Переулок Мидак (ЛП) - Махфуз Нагиб. Страница 49

Да, так и есть. Она вернётся, но он должен заплатить высокую цену за свою нахальную самоуверенность. Её любовь — не раболепство и не подчинение, это постоянно подпитываемая, пылающая в огне борьба, от которой отскакивают искры. Она уже так давно задыхается в этом доме и в этом переулке. Вряд ли после сегодняшнего дня будет стоять препятствие на её пути к свету, достоинству и власти. Есть ли иное средство, чтобы ускользнуть из петли прошлого, кроме руки этого мужчины, который зажёг в её фантазиях огонь?… Однако она не побежит к нему, унижаясь и повинуясь ему, крича: «Я твоя рабыня навеки, делай со мной что хочешь», ибо такая любовь ей незнакома. Она не помчится к нему и подобно пуле, выкрикивая: «Я — твоя госпожа, припади ниц передо мной!» Она избегала как быть спокойной в любви самой, так и иметь расслабленного возлюбленного. Она пойдёт к нему с сердцем, полным надежд и желаний, и скажет: «Я пришла к тебе со всеми своими силами, встречай же меня, и дай мне своих сил, давай будем сталкиваться лбами до самого конца, вот оно — неописуемое счастье. Награди меня достоинством и счастьем, я это заслужила».

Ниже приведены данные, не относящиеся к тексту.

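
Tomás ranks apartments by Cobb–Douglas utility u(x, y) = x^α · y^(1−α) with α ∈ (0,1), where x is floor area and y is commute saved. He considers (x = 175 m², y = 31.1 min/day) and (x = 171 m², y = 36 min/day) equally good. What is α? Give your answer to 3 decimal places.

α ≈ 0.864

The Cobb–Douglas utilities coincide, so 175^α·31.1^(1−α) = 171^α·36^(1−α).
(175/171)^α = (36/31.1)^(1−α); take logs: α·ln(175/171) = (1−α)·ln(36/31.1), i.e. α·0.023122 = (1−α)·0.146311.
With A = 0.023122 and B = 0.146311: α·A = (1−α)·B, so α = B/(A+B) = 0.146311/0.169433 ≈ 0.864.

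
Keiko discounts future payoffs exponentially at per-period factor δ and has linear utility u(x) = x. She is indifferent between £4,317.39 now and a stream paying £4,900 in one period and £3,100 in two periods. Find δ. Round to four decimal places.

Equating present values: 4317.39 = 4900δ + 3100δ².
That is, 3100δ² + 4900δ − 4317.39 = 0, a quadratic in δ.
By the quadratic formula (taking the positive root), δ = (−4900 + √77545636.00) / 6200 ≈ 0.6300.

δ ≈ 0.6300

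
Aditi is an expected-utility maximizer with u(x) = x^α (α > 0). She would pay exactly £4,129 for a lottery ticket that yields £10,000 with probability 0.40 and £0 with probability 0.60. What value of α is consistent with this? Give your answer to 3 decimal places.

α ≈ 1.036

EU(lottery) = 0.40·10000^α + 0.60·0 = 0.40·10000^α.
Setting u(4129) equal to that: 4129^α = 0.40·10000^α ⇒ (4129/10000)^α = 0.40.
Take logs: α = ln 0.40 / ln(4129/10000) ≈ 1.03588.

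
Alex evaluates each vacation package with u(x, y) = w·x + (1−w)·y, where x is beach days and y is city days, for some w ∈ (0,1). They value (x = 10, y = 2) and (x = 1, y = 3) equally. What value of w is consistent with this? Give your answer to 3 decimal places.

w = 0.100

Equating utilities: w·10 + (1−w)·2 = w·1 + (1−w)·3.
Rearranging, 9·w − 1·(1−w) = 0.
Hence w = 1/(9+1) = 1/10 = 0.100.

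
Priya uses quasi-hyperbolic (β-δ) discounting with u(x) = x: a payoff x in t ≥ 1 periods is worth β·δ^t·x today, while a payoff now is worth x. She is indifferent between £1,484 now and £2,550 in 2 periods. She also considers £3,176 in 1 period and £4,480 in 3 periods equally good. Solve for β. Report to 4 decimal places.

The second indifference involves only future payoffs, so β cancels: β·δ^1·3176 = β·δ^3·4480, giving δ^2 = 3176/4480 = 0.70893, so δ = 0.84198.
Substituting δ into 1484 = β·δ^2·2550: β = 1484/(1807.768) ≈ 0.8209.

β ≈ 0.8209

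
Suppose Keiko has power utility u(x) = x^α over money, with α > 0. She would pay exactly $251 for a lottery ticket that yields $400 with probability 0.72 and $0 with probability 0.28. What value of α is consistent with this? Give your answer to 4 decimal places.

The lottery's expected utility is 0.72·u(400) + 0.28·u(0) = 0.72·400^α (since u(0) = 0 for α > 0).
Equating: 251^α = 0.72·400^α, i.e. 0.6275^α = 0.72.
Taking logs: α·ln(251/400) = ln(0.72), so α = -0.3285041 / -0.4660116 ≈ 0.7049.

α ≈ 0.7049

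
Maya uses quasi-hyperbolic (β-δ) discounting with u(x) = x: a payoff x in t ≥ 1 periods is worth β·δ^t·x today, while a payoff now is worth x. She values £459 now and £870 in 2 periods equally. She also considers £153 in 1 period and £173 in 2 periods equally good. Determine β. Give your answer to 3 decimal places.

Both payoffs in the second observation are in the future, so β drops out: δ^1·153 = δ^2·173 ⇒ δ = 153/173 = 0.88439.
Substituting δ into 459 = β·δ^2·870: β = 459/(680.471) ≈ 0.675.

β ≈ 0.675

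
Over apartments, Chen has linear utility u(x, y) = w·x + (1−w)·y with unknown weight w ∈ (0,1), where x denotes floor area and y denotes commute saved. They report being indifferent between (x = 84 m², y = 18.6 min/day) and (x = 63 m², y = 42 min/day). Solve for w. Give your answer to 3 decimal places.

Indifference: w·84 + (1−w)·18.6 = w·63 + (1−w)·42.
w·(84−63) = (1−w)·(42−18.6), i.e. w·21 = (1−w)·23.4.
Hence w = 23.4/(21+23.4) = 23.4/44.4 = 0.527.

w = 0.527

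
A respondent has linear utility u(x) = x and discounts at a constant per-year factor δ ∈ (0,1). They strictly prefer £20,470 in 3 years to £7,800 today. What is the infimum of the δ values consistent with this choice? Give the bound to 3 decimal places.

Comparing present values: 7800 < δ^3·20470.
Hence δ^3 > 7800/20470 = 0.38105, and x ↦ x^(1/3) is increasing on (0,∞).
δ > (7800/20470)^(1/3) ≈ 0.725.

δ > 0.725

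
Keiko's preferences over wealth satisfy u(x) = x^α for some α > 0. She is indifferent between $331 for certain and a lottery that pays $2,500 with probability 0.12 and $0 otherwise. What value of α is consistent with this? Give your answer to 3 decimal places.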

Именно благодаря ему путь её отныне ясен, и вряд ли она проявит небрежность к нему, даже если ей придётся заплатить за это своей жизнью. Вместе с тем, ночь её была наполнена мыслями, несколько расстраивавшими её решимость. Она задавалась вопросом: «А что же скажут люди обо мне завтра?» Ответом на него было одно слово: «Шлюха!»… Сердце её сжалось так, что пересохло во рту, и она вспомнила, как однажды сцепилась с одной из приятельниц с фабрики, выкрикнув в её адрес ругательства: «Уличная девка!… Проститутка!», стыдя её только за то, что она работала как мужчина и слонялась по улицам. А что теперь скажут о ней самой?!…

Грусть и сожаление проникли в её сердце; она нервно заворочалась на постели. Однако ничто в этом мире не могло заставить её отказаться от своего решения или изменить его. Она приняла решение твёрдо, призвав все внутренние силы, что у неё были, сделав выбор сердцем. Теперь же она скользила вниз по предрешённому пути не тормозя, и единственное, что служило ей препятствием, были лишь мелкие камешки.

Затем поток её мыслей неожиданно переключился на мать. Когда она повернулась в её сторону, до ушей её донёсся храп матери, которого до тех пор она попросту не замечала целый час. Хамида представила её себе назавтра, когда она зажжётся её настолько, что будет близка к отчаянию. Она вспомнила, как искренне любит её эта женщина — так, что у неё даже изредка не возникало ощущение, что она сирота. Вспомнила она и то, как сама её любит, несмотря на частые ссоры и конфликты между ними. Она словно спрятала свою привязанность глубоко внутри, и только сейчас она наконец расшевелилась и выползала наружу.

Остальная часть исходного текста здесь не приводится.